The production featured many acts to support these ideas, with a collection of classic literature and traditional theatre concepts - from Shakespeare to Oscar Wilde, and The Mikado to Eliza Doolittle. Each extract followed the main subject very closely and a proposal was acted out in every display. Despite lacking contemporary works that would have brought a modernised context, the production handled scenes delicately and satisfied the audience.

Redcliffe Musical Theatre occupies Theatre 102 – a small tin shed that has been transformed into an enticing theatre restaurant. The set (designed by Jonathan Johns, Terri Gidda and director, Madeleine Johns) was simple and effective. Dusty pink chiffon and velvet curtains were drawn to and fro between scenes and helped effectively move action from different sides of the stage.

Audience members were seated at tables that were lined with ambient tea candles. Melodic love tunes played in the background and friendly staff members were available at every turn. The experience was complete with a scrumptious two-course meal and table service. Special praise must be given to caterer, Michelle D’Andrea, for delivering a hearty main course and dessert.

While performers jumped between roles to assist in many elements of the production, there were some cast members who stood-out and delivered exceptionally entertaining performances.

Helen Drew was captivating and hilarious as Katisha in an excerpt of The Mikado. The audience enjoyed her banter with her counterpart Koko (played by Paul Cant) and her stern, intense characterisation was a great change.

Trish Dearness was delightfully divine in her portrayal of Lady Bracknell (in The Importance of Being Earnest’. She delivered a great interpretation of the upper-class role that hit the mark in every way. And Sophie Price was wonderful as Eliza in a scene from Pygmalion. For a young actress, Sophie brought a mature and refreshing approach to her craft, proving that she is a natural on stage.

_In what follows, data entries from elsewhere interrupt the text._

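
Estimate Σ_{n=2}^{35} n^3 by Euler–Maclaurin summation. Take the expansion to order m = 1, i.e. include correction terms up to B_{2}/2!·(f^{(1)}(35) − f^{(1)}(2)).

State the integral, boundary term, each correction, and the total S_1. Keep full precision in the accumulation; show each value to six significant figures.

The integral term ∫_2^35 x^3 dx = 375152.
Endpoint term: (f(2) + f(35))/2 = (8.00000 + 42875.0)/2 = 21441.5.
Running total after boundary: 396594.
Correction k=1: B_{2}/2! · (f^{(1)}(35) − f^{(1)}(2)) = 1/12 · (3675.00 − 12.0000) = 305.250.

S_1 ≈ 396899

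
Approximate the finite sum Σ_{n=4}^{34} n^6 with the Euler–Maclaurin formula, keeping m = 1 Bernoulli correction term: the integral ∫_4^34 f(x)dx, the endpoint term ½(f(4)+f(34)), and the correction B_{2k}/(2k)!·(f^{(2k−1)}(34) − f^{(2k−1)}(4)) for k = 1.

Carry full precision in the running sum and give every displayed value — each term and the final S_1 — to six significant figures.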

Other great moments came from the chemistry between James Reid and Deborah Rubendra in Private Lives; choreography by Isabelle Quayle that was perfected by dancers Zachary Crisan and Jasmine Reese, and a lovely innocence from Ashley Prosser as Juliet in Shakespeare’s Romeo and Juliet.

As a collective, all cast and crew worked hard to bring together an enjoyable production.

There were some small hiccups during the evening with sound mishaps, delayed scene changes and an inability to hear some parts due to external noises (the theatre door remained open for the performance and rain/traffic noises contested with the actors). But in all aspects of community and live performance, it is understandable that things happen.

Although no specific person is listed with having influence over costumes, some decisions regarding this field can be questioned. An obvious stark contrast was between a millennially dressed Romeo and a period-looking Juliet. Despite the scene taking place in modern day, there were no elements other than Romeo’s attire to suggest this. It was also a strange decision for no wedding dress to be worn in Man’s Best Friend excerpt, despite the couple coming straight from their wedding reception, and the click-clack of heavy heels, in other excerpts, did distract action in some scenes.

There was also lack of attention to detail in some components of the production - Cadbury Chocolates were noticeably used in an English classic set in the 1930s, names of actual owners had been left on guitar cases and scenes and lines directed offstage made audiences members struggle to hear what was going on. Although these comments are minor criticisms, they do have the ability to completely enhance or deter a theatrical experience.

Overall, Redcliffe Musical Theatre delivered an entertaining night out at the theatre.